Quick beginning guide to keywords
Keywords help search engines determine if your web pages are relevant to the search terms entered by a user. However, making your pages more relevant isn’t simply a matter of packing your copy with your chosen keywords. In the early days of search engines, this was accepted practice, but now you’re much more likely to see your site punished for this rather than rewarded.
Why? Well, search engines such as Google and Bing compete largely on quality of the results that users get. Google dominates the market because of its obsession with presenting the most relevant search results, and it continues to focus on this as its number-one priority. If a page is artificially padded out with keywords, it will irritate the visitor and probably result in them clicking the Back button: not the result either you or Google was looking for. Here’s how to assess your knowledge properly.
Load the tool
Google should be your first target when optimising your site, so start with its keyword tool. You must begin by signing up for a Google AdWords account, but there’s no need to create a campaign at this point. Click Tools, then Keyword Planner at the top. Choose “Search for new keywords and ad group ideas” in the “Your landing page” field, type the URL of one of your main competitors, leaving all other fields as they are and click Get Ideas.

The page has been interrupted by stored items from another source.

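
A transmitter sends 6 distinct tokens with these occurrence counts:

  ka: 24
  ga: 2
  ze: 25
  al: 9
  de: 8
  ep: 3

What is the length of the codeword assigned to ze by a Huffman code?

Repeatedly merge the two smallest:
merge ga(2) and ep(3): 5
merge 5 and de(8): 13
merge al(9) and 13: 22
merge 22 and ka(24): 46
merge ze(25) and 46: 71
ze sits one level below the root: a 1-bit codeword.

1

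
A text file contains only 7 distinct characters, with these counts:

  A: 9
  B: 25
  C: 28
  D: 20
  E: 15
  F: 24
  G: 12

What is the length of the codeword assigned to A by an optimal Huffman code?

4

Repeatedly merge the two smallest:
merge A(9) and G(12): 21
merge E(15) and D(20): 35
merge 21 and F(24): 45
merge B(25) and C(28): 53
merge 35 and 45: 80
merge 53 and 80: 133
A's leaf is at depth 4, giving a 4-bit codeword.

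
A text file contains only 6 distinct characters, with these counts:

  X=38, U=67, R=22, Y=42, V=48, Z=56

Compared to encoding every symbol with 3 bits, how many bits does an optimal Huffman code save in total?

Fixed-length: 3 bits × 273 symbols = 819 bits.
Huffman merges:
merge R(22) and X(38): 60
merge Y(42) and V(48): 90
merge Z(56) and 60: 116
merge U(67) and 90: 157
merge 116 and 157: 273
Huffman total = 60 + 90 + 116 + 157 + 273 = 696 bits.
Saving = 819 − 696 = 123 bits.

123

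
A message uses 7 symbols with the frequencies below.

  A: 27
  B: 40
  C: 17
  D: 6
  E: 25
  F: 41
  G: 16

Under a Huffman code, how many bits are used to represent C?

3

Build the tree from the bottom:
D(6) + G(16) → 22
C(17) + 22 → 39
E(25) + A(27) → 52
39 + B(40) → 79
F(41) + 52 → 93
79 + 93 → 172
The subtree containing C is merged 3 times, so code length = 3.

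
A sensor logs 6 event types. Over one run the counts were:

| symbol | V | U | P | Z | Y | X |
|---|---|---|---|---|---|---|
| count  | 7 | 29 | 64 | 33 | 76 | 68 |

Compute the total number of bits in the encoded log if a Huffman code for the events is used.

659

Build the Huffman tree bottom-up:
combine V(7), U(29) → 36
combine Z(33), 36 → 69
combine P(64), X(68) → 132
combine 69, Y(76) → 145
combine 132, 145 → 277
Each symbol's bit-cost is frequency × depth; summing gives 659 bits (equivalently 36 + 69 + 132 + 145 + 277).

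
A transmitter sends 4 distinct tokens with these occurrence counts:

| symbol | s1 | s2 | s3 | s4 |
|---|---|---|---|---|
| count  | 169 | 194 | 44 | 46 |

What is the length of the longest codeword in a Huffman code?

Merge the two lowest-weight nodes at each step:
combine s3(44), s4(46) → 90
combine 90, s1(169) → 259
combine s2(194), 259 → 453
Maximum depth reached is 3.

3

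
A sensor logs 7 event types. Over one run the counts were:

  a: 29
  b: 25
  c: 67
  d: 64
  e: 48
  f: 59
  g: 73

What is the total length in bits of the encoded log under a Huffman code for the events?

Build the Huffman tree bottom-up:
b(25) + a(29) → 54
e(48) + 54 → 102
f(59) + d(64) → 123
c(67) + g(73) → 140
102 + 123 → 225
140 + 225 → 365
Total encoded bits = sum of merged weights = 54 + 102 + 123 + 140 + 225 + 365 = 1009.

1009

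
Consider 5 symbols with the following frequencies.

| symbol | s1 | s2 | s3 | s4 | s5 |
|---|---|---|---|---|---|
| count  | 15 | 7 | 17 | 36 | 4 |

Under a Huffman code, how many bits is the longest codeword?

Merge the two lowest-weight nodes at each step:
merge s5(4) and s2(7): 11
merge 11 and s1(15): 26
merge s3(17) and 26: 43
merge s4(36) and 43: 79
The first pair merged (s5, s2) ends up deepest, at depth 4.

4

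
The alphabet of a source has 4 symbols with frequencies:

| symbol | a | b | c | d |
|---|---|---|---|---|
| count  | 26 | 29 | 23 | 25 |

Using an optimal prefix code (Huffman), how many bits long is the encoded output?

206

Build the Huffman tree bottom-up:
combine c(23), d(25) → 48
combine a(26), b(29) → 55
combine 48, 55 → 103
Total encoded bits = sum of merged weights = 48 + 55 + 103 = 206.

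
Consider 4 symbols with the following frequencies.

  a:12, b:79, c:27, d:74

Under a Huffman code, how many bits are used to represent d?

Huffman merges, smallest pair first:
merge a(12) and c(27): 39
merge 39 and d(74): 113
merge b(79) and 113: 192
The subtree containing d is merged 2 times, so code length = 2.

2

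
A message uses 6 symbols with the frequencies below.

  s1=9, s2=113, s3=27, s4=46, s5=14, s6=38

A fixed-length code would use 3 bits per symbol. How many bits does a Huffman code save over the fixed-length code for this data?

203

Fixed-length: 3 bits × 247 symbols = 741 bits.
Huffman merges:
combine s1(9), s5(14) → 23
combine 23, s3(27) → 50
combine s6(38), s4(46) → 84
combine 50, 84 → 134
combine s2(113), 134 → 247
Huffman total = 23 + 50 + 84 + 134 + 247 = 538 bits.
Saving = 741 − 538 = 203 bits.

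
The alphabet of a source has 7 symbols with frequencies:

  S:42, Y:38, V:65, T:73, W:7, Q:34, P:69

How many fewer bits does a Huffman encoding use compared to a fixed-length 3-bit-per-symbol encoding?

101

Fixed-length: 3 bits × 328 symbols = 984 bits.
Huffman merges:
combine W(7), Q(34) → 41
combine Y(38), 41 → 79
combine S(42), V(65) → 107
combine P(69), T(73) → 142
combine 79, 107 → 186
combine 142, 186 → 328
Huffman total = 41 + 79 + 107 + 142 + 186 + 328 = 883 bits.
Saving = 984 − 883 = 101 bits.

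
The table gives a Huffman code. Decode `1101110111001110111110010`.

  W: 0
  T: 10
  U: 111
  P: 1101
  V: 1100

PPVUWUVT

Read left to right; each codeword is recognised as soon as it completes (prefix code):
  1101→P | 1101→P | 1100→V | 111→U | 0→W | 111→U | 1100→V | 10→T
Decoded message: PPVUWUVT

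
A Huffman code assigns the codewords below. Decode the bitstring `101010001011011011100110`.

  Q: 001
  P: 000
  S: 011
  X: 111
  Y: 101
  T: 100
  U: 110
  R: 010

YRQSSSTU

Read left to right; each codeword is recognised as soon as it completes (prefix code):
  101→Y | 010→R | 001→Q | 011→S | 011→S | 011→S | 100→T | 110→U
Decoded message: YRQSSSTU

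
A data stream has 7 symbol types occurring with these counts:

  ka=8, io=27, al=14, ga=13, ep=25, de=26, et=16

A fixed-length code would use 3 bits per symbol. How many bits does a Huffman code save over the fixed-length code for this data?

Fixed-length: 3 bits × 129 symbols = 387 bits.
Huffman merges:
combine ka(8), ga(13) → 21
combine al(14), et(16) → 30
combine 21, ep(25) → 46
combine de(26), io(27) → 53
combine 30, 46 → 76
combine 53, 76 → 129
Huffman total = 21 + 30 + 46 + 53 + 76 + 129 = 355 bits.
Saving = 387 − 355 = 32 bits.

32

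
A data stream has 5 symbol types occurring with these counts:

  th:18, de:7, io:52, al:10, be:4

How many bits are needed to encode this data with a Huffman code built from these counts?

Merge the two smallest weights repeatedly:
combine be(4), de(7) → 11
combine al(10), 11 → 21
combine th(18), 21 → 39
combine 39, io(52) → 91
The encoded length is the sum of every internal node's weight: 11 + 21 + 39 + 91 = 162 bits.

162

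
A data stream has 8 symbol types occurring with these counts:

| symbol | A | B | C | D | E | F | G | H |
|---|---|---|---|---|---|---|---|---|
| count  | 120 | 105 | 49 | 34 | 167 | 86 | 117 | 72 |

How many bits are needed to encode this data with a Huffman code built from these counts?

2166

Greedily combine the two least-frequent nodes:
D(34) + C(49) → 83
H(72) + 83 → 155
F(86) + B(105) → 191
G(117) + A(120) → 237
155 + E(167) → 322
191 + 237 → 428
322 + 428 → 750
The encoded length is the sum of every internal node's weight: 83 + 155 + 191 + 237 + 322 + 428 + 750 = 2166 bits.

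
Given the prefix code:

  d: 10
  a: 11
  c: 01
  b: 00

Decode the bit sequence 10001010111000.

dbddadb

Read left to right; each codeword is recognised as soon as it completes (prefix code):
  10→d | 00→b | 10→d | 10→d | 11→a | 10→d | 00→b
Decoded message: dbddadb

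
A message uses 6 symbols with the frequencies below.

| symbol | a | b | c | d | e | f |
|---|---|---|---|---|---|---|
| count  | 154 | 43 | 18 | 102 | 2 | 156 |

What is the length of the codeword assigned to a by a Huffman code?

Huffman merges, smallest pair first:
merge e(2) and c(18): 20
merge 20 and b(43): 63
merge 63 and d(102): 165
merge a(154) and f(156): 310
merge 165 and 310: 475
a's leaf is at depth 2, giving a 2-bit codeword.

2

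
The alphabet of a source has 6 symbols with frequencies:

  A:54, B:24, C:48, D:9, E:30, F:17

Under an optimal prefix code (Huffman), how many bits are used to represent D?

Huffman merges, smallest pair first:
D(9) + F(17) → 26
B(24) + 26 → 50
E(30) + C(48) → 78
50 + A(54) → 104
78 + 104 → 182
D sits 4 levels below the root, so its codeword is 4 bits.

4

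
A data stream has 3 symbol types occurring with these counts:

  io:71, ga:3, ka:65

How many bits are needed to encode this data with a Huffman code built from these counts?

Build the Huffman tree bottom-up:
merge ga(3) and ka(65): 68
merge 68 and io(71): 139
Each symbol's bit-cost is frequency × depth; summing gives 207 bits (equivalently 68 + 139).

207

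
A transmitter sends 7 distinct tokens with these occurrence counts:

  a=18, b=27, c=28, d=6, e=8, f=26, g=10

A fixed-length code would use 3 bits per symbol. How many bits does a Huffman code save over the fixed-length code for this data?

43

Fixed-length: 3 bits × 123 symbols = 369 bits.
Huffman merges:
combine d(6), e(8) → 14
combine g(10), 14 → 24
combine a(18), 24 → 42
combine f(26), b(27) → 53
combine c(28), 42 → 70
combine 53, 70 → 123
Huffman total = 14 + 24 + 42 + 53 + 70 + 123 = 326 bits.
Saving = 369 − 326 = 43 bits.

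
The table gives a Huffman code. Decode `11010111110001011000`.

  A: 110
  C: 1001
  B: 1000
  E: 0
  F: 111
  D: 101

ADFBDB

Read left to right; each codeword is recognised as soon as it completes (prefix code):
  110→A | 101→D | 111→F | 1000→B | 101→D | 1000→B
Decoded message: ADFBDB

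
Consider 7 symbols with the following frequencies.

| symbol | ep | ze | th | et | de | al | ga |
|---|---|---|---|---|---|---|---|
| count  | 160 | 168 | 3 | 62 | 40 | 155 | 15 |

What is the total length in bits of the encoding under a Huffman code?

Build the Huffman tree bottom-up:
combine th(3), ga(15) → 18
combine 18, de(40) → 58
combine 58, et(62) → 120
combine 120, al(155) → 275
combine ep(160), ze(168) → 328
combine 275, 328 → 603
Each symbol's bit-cost is frequency × depth; summing gives 1402 bits (equivalently 18 + 58 + 120 + 275 + 328 + 603).

1402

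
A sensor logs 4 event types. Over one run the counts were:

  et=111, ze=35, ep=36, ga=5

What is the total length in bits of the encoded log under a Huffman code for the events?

Merge the two smallest weights repeatedly:
combine ga(5), ze(35) → 40
combine ep(36), 40 → 76
combine 76, et(111) → 187
Total encoded bits = sum of merged weights = 40 + 76 + 187 = 303.

303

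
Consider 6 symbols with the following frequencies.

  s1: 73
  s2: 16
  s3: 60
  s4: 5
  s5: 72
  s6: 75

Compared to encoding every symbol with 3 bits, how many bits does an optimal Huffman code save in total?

Fixed-length: 3 bits × 301 symbols = 903 bits.
Huffman merges:
merge s4(5) and s2(16): 21
merge 21 and s3(60): 81
merge s5(72) and s1(73): 145
merge s6(75) and 81: 156
merge 145 and 156: 301
Huffman total = 21 + 81 + 145 + 156 + 301 = 704 bits.
Saving = 903 − 704 = 199 bits.

199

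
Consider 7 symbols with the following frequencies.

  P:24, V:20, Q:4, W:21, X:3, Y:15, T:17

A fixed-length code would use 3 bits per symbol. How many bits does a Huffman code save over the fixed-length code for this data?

38

Fixed-length: 3 bits × 104 symbols = 312 bits.
Huffman merges:
combine X(3), Q(4) → 7
combine 7, Y(15) → 22
combine T(17), V(20) → 37
combine W(21), 22 → 43
combine P(24), 37 → 61
combine 43, 61 → 104
Huffman total = 7 + 22 + 37 + 43 + 61 + 104 = 274 bits.
Saving = 312 − 274 = 38 bits.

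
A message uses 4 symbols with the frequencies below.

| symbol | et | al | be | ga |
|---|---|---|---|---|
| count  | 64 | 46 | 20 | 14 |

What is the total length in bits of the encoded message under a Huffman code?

258

Build the Huffman tree bottom-up:
merge ga(14) and be(20): 34
merge 34 and al(46): 80
merge et(64) and 80: 144
Total encoded bits = sum of merged weights = 34 + 80 + 144 = 258.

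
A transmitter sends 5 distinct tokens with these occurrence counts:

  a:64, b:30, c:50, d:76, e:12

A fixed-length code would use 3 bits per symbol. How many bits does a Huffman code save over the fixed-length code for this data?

Fixed-length: 3 bits × 232 symbols = 696 bits.
Huffman merges:
merge e(12) and b(30): 42
merge 42 and c(50): 92
merge a(64) and d(76): 140
merge 92 and 140: 232
Huffman total = 42 + 92 + 140 + 232 = 506 bits.
Saving = 696 − 506 = 190 bits.

190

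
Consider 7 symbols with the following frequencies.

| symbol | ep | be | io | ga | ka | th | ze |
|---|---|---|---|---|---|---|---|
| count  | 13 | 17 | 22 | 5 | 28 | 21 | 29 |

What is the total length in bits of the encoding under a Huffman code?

366

Build the Huffman tree bottom-up:
combine ga(5), ep(13) → 18
combine be(17), 18 → 35
combine th(21), io(22) → 43
combine ka(28), ze(29) → 57
combine 35, 43 → 78
combine 57, 78 → 135
The encoded length is the sum of every internal node's weight: 18 + 35 + 43 + 57 + 78 + 135 = 366 bits.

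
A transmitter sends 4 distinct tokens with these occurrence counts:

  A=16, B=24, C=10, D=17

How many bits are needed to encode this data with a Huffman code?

134

Build the Huffman tree bottom-up:
merge C(10) and A(16): 26
merge D(17) and B(24): 41
merge 26 and 41: 67
The encoded length is the sum of every internal node's weight: 26 + 41 + 67 = 134 bits.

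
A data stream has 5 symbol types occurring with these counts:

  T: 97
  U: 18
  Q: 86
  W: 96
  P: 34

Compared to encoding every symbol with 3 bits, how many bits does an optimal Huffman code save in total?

279

Fixed-length: 3 bits × 331 symbols = 993 bits.
Huffman merges:
combine U(18), P(34) → 52
combine 52, Q(86) → 138
combine W(96), T(97) → 193
combine 138, 193 → 331
Huffman total = 52 + 138 + 193 + 331 = 714 bits.
Saving = 993 − 714 = 279 bits.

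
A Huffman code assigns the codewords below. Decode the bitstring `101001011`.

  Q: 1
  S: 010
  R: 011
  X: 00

QSSQQ

Read left to right; each codeword is recognised as soon as it completes (prefix code):
  1→Q | 010→S | 010→S | 1→Q | 1→Q
Decoded message: QSSQQ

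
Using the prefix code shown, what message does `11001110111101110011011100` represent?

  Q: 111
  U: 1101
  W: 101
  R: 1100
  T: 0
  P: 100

Read left to right; each codeword is recognised as soon as it completes (prefix code):
  1100→R | 111→Q | 0→T | 111→Q | 101→W | 1100→R | 1101→U | 1100→R
Decoded message: RQTQWRUR

RQTQWRUR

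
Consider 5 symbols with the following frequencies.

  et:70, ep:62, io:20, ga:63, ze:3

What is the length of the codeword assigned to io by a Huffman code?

3

Huffman merges, smallest pair first:
ze(3) + io(20) → 23
23 + ep(62) → 85
ga(63) + et(70) → 133
85 + 133 → 218
io's leaf is at depth 3, giving a 3-bit codeword.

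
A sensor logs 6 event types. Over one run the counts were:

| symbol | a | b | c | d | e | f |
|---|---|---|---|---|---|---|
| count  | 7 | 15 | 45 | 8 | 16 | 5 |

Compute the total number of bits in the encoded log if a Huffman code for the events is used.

Merge the two smallest weights repeatedly:
merge f(5) and a(7): 12
merge d(8) and 12: 20
merge b(15) and e(16): 31
merge 20 and 31: 51
merge c(45) and 51: 96
The encoded length is the sum of every internal node's weight: 12 + 20 + 31 + 51 + 96 = 210 bits.

210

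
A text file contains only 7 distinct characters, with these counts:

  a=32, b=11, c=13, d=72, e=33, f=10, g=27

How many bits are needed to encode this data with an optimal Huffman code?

505

Greedily combine the two least-frequent nodes:
f(10) + b(11) → 21
c(13) + 21 → 34
g(27) + a(32) → 59
e(33) + 34 → 67
59 + 67 → 126
d(72) + 126 → 198
The encoded length is the sum of every internal node's weight: 21 + 34 + 59 + 67 + 126 + 198 = 505 bits.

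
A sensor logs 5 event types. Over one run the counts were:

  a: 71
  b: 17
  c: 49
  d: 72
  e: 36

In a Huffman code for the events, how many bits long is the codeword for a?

Repeatedly merge the two smallest:
combine b(17), e(36) → 53
combine c(49), 53 → 102
combine a(71), d(72) → 143
combine 102, 143 → 245
The subtree containing a is merged 2 times, so code length = 2.

2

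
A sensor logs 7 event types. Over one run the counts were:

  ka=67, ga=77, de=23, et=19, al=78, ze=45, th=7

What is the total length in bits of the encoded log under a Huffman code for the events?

801

Greedily combine the two least-frequent nodes:
th(7) + et(19) → 26
de(23) + 26 → 49
ze(45) + 49 → 94
ka(67) + ga(77) → 144
al(78) + 94 → 172
144 + 172 → 316
The encoded length is the sum of every internal node's weight: 26 + 49 + 94 + 144 + 172 + 316 = 801 bits.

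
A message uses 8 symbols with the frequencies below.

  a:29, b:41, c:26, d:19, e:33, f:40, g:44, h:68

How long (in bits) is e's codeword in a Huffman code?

3

Repeatedly merge the two smallest:
merge d(19) and c(26): 45
merge a(29) and e(33): 62
merge f(40) and b(41): 81
merge g(44) and 45: 89
merge 62 and h(68): 130
merge 81 and 89: 170
merge 130 and 170: 300
The subtree containing e is merged 3 times, so code length = 3.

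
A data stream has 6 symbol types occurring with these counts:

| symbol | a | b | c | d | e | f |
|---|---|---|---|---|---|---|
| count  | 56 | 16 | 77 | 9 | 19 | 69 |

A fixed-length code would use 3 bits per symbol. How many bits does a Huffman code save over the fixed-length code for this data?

Fixed-length: 3 bits × 246 symbols = 738 bits.
Huffman merges:
merge d(9) and b(16): 25
merge e(19) and 25: 44
merge 44 and a(56): 100
merge f(69) and c(77): 146
merge 100 and 146: 246
Huffman total = 25 + 44 + 100 + 146 + 246 = 561 bits.
Saving = 738 − 561 = 177 bits.

177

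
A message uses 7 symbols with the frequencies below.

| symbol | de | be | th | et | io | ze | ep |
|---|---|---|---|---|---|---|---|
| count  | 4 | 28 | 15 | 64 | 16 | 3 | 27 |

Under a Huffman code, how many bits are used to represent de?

Huffman merges, smallest pair first:
ze(3) + de(4) → 7
7 + th(15) → 22
io(16) + 22 → 38
ep(27) + be(28) → 55
38 + 55 → 93
et(64) + 93 → 157
The subtree containing de is merged 5 times, so code length = 5.

5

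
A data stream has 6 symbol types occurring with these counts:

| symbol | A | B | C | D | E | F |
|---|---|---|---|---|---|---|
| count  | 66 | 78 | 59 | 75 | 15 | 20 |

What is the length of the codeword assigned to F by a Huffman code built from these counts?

4

Build the tree from the bottom:
merge E(15) and F(20): 35
merge 35 and C(59): 94
merge A(66) and D(75): 141
merge B(78) and 94: 172
merge 141 and 172: 313
F's leaf is at depth 4, giving a 4-bit codeword.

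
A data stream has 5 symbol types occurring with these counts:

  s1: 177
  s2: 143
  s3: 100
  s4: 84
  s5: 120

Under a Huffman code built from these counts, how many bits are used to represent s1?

2

Repeatedly merge the two smallest:
s4(84) + s3(100) → 184
s5(120) + s2(143) → 263
s1(177) + 184 → 361
263 + 361 → 624
s1's leaf is at depth 2, giving a 2-bit codeword.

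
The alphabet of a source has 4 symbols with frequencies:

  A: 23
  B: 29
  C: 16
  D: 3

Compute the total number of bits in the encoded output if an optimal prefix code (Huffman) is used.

132

Merge the two smallest weights repeatedly:
merge D(3) and C(16): 19
merge 19 and A(23): 42
merge B(29) and 42: 71
Each symbol's bit-cost is frequency × depth; summing gives 132 bits (equivalently 19 + 42 + 71).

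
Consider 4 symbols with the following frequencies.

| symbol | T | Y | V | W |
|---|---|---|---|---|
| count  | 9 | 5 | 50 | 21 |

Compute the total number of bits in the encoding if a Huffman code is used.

Merge the two smallest weights repeatedly:
Y(5) + T(9) → 14
14 + W(21) → 35
35 + V(50) → 85
Each symbol's bit-cost is frequency × depth; summing gives 134 bits (equivalently 14 + 35 + 85).

134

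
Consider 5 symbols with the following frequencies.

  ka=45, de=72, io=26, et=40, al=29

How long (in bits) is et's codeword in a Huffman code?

Repeatedly merge the two smallest:
combine io(26), al(29) → 55
combine et(40), ka(45) → 85
combine 55, de(72) → 127
combine 85, 127 → 212
et's leaf is at depth 2, giving a 2-bit codeword.

2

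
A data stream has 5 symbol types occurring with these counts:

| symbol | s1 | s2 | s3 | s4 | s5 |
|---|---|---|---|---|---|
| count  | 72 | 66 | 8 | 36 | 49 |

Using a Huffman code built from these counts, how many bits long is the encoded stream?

Greedily combine the two least-frequent nodes:
s3(8) + s4(36) → 44
44 + s5(49) → 93
s2(66) + s1(72) → 138
93 + 138 → 231
The encoded length is the sum of every internal node's weight: 44 + 93 + 138 + 231 = 506 bits.

506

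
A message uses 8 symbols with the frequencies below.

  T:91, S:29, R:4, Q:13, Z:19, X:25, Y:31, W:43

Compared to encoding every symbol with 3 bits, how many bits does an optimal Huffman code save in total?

81

Fixed-length: 3 bits × 255 symbols = 765 bits.
Huffman merges:
combine R(4), Q(13) → 17
combine 17, Z(19) → 36
combine X(25), S(29) → 54
combine Y(31), 36 → 67
combine W(43), 54 → 97
combine 67, T(91) → 158
combine 97, 158 → 255
Huffman total = 17 + 36 + 54 + 67 + 97 + 158 + 255 = 684 bits.
Saving = 765 − 684 = 81 bits.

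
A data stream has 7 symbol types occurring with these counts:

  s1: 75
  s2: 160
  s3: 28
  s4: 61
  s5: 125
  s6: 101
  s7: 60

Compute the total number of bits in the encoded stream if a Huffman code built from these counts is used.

Build the Huffman tree bottom-up:
s3(28) + s7(60) → 88
s4(61) + s1(75) → 136
88 + s6(101) → 189
s5(125) + 136 → 261
s2(160) + 189 → 349
261 + 349 → 610
The encoded length is the sum of every internal node's weight: 88 + 136 + 189 + 261 + 349 + 610 = 1633 bits.

1633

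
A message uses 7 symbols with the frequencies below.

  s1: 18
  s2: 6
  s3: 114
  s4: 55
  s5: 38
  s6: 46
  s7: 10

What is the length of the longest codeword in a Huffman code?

5

Merge the two lowest-weight nodes at each step:
combine s2(6), s7(10) → 16
combine 16, s1(18) → 34
combine 34, s5(38) → 72
combine s6(46), s4(55) → 101
combine 72, 101 → 173
combine s3(114), 173 → 287
The first pair merged (s2, s7) ends up deepest, at depth 5.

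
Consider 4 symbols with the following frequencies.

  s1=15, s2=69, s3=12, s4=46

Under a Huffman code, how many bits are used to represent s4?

2

Huffman merges, smallest pair first:
s3(12) + s1(15) → 27
27 + s4(46) → 73
s2(69) + 73 → 142
s4's leaf is at depth 2, giving a 2-bit codeword.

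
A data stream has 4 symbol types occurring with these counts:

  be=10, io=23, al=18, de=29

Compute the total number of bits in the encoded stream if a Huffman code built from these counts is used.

Greedily combine the two least-frequent nodes:
be(10) + al(18) → 28
io(23) + 28 → 51
de(29) + 51 → 80
Total encoded bits = sum of merged weights = 28 + 51 + 80 = 159.

159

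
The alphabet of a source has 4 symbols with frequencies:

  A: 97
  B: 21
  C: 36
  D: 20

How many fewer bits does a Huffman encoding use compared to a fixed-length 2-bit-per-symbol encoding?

56

Fixed-length: 2 bits × 174 symbols = 348 bits.
Huffman merges:
merge D(20) and B(21): 41
merge C(36) and 41: 77
merge 77 and A(97): 174
Huffman total = 41 + 77 + 174 = 292 bits.
Saving = 348 − 292 = 56 bits.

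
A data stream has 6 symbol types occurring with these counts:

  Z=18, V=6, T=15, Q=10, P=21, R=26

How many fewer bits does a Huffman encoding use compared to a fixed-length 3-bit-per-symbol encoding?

Fixed-length: 3 bits × 96 symbols = 288 bits.
Huffman merges:
merge V(6) and Q(10): 16
merge T(15) and 16: 31
merge Z(18) and P(21): 39
merge R(26) and 31: 57
merge 39 and 57: 96
Huffman total = 16 + 31 + 39 + 57 + 96 = 239 bits.
Saving = 288 − 239 = 49 bits.

49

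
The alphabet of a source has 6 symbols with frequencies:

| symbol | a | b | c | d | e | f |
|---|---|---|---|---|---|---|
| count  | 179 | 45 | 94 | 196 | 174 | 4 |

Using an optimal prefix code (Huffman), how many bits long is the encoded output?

Merge the two smallest weights repeatedly:
f(4) + b(45) → 49
49 + c(94) → 143
143 + e(174) → 317
a(179) + d(196) → 375
317 + 375 → 692
Total encoded bits = sum of merged weights = 49 + 143 + 317 + 375 + 692 = 1576.

1576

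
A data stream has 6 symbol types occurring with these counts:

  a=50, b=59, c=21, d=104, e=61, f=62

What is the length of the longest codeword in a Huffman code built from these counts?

3

Merge the two lowest-weight nodes at each step:
merge c(21) and a(50): 71
merge b(59) and e(61): 120
merge f(62) and 71: 133
merge d(104) and 120: 224
merge 133 and 224: 357
The rarest symbols sit at the bottom; the longest codeword is 3 bits.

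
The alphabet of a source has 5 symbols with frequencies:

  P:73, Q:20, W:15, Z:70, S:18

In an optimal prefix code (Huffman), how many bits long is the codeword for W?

4

Huffman merges, smallest pair first:
combine W(15), S(18) → 33
combine Q(20), 33 → 53
combine 53, Z(70) → 123
combine P(73), 123 → 196
W sits 4 levels below the root, so its codeword is 4 bits.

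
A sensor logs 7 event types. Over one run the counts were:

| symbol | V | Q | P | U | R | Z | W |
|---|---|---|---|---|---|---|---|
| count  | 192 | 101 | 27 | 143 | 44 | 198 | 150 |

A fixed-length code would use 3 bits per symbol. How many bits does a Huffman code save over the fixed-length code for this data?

319

Fixed-length: 3 bits × 855 symbols = 2565 bits.
Huffman merges:
combine P(27), R(44) → 71
combine 71, Q(101) → 172
combine U(143), W(150) → 293
combine 172, V(192) → 364
combine Z(198), 293 → 491
combine 364, 491 → 855
Huffman total = 71 + 172 + 293 + 364 + 491 + 855 = 2246 bits.
Saving = 2565 − 2246 = 319 bits.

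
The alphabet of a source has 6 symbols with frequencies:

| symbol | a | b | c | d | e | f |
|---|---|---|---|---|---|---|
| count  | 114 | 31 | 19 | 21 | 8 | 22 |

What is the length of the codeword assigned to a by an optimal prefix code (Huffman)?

Huffman merges, smallest pair first:
combine e(8), c(19) → 27
combine d(21), f(22) → 43
combine 27, b(31) → 58
combine 43, 58 → 101
combine 101, a(114) → 215
a is a child of the root — depth 1, so its codeword is a single bit.

1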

This will present a list of keywords. Click the “Avg. monthly searches” heading to rank them by number of searches carried out per month on each. This search figure is surprising inaccurate but in our experience, but it does give a rough indication of the relative importance of each. You can also see the price that Google suggests you bid for the keyword when setting up your AdWords. You can ignore this figure, but it does show which keywords are most expensive.
Finally, you’ll see an indication of the level of competition for that keyword. Pay particular attention to high-volume keywords with low to moderate completion.
Click Download to export these keywords as an “AdWords Editor CSV” file, which you can later paste into your AdWords campaign. Open up your favourite spreadsheets editor and delete the columns you don’t, leaving the keywords, monthly searches, level of competition and suggested bid.
At this stage, don’t bother with keywords that have a low number of monthly searches. I draw the line at 250, and most of my effort will be focused on high-traffic keywords. Equally, avoid generic keywords that have massive monthly traffic: while this won’t cost you anything financially, it signals huge competition and makes it much harder to rank near the top. In most cases, your keywords will be phases. For example, if I were setting up a soap-making business. I wouldn’t be focusing specifically on “soap” “soaps”, but rather on “soap making” and “soap making kit”. Both of these contain “soap”, too, and so will rank against that keyword, but I don’t expect a high position. Finally, remember to include action words too separate out casual browsers or information seekers. In many cases, this means adding the word “buy” or “kit” alongside product names in my copy where possible, as many searches will type “buy candle” or “candle kit” rather than just “candle”.